The president of the tiny Pacific island nation of Nauru declared an emergency Friday, dissolved parliament and called new elections next week in a bid to boost his grip on the government amid a fierce row with the opposition.
The political crisis in the impoverished country of 12,000 people stems from the fact that President Marcus Stephen's government holds only half of the 18 seats of parliament while feuding with opposition lawmakers.
Rioters last month set fire to the main police station during a weekend protest by about 100 young people in Nauru, a 8.4-square-mile island halfway between Australia and Hawaii. There were unconfirmed rumors that opposition politicians fueled the riots.
Stephen said in a statement Friday that Nauru's political process was "seriously compromised" by the opposition's "self-serving agenda of economic destruction, which is now starting to hurt every Nauruan."

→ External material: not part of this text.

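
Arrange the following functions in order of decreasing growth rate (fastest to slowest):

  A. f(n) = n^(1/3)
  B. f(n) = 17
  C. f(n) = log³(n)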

Members of the opposition could not be reached for comment.
Stephen set new elections for April 26. Voters elect the 18 lawmakers, who are responsible for choosing the president.
Stephen's bloc sought to neutralize the opposition in late December by electing rival lawmaker David Adeang as parliament speaker, an official who votes only to break ties. That shifted a 9-9 split with the opposition to a 9-8 split in Stephen's favor.
But the move backfired, with Adeang using the position to cause trouble for the government.
On March 22, he moved to ban two of Stephen's Cabinet members because they were dual citizens of Nauru and Australia. The Supreme Court overturned the ban, but last week Adeang suspended all nine government lawmakers, citing their "unruly and shameful behavior" in parliament.
Stephen said the opposition maneuvers were blocking budget bills and threatening foreign investment. Under the emergency, he assumes executive powers so the government can pay salaries and other bills, but no individual rights are suspended.
"I believe the voters of Nauru will voice their disgust at the opposition's attempt to hold our democratic institutions to ransom," Stephen said in the statement.
Adeang could not be contacted for comment.
A former champion weightlifter, Stephen was elected president by lawmakers on Dec. 19 after incumbent Ludwig Scotty was ousted in a no-confidence motion.
Nauru was once a major supplier of phosphate used mainly in fertilizers, but its fortunes dwindled along with the phosphate reserves, worsened by poor economic management. Inhabitants rely heavily on fishing and gardens.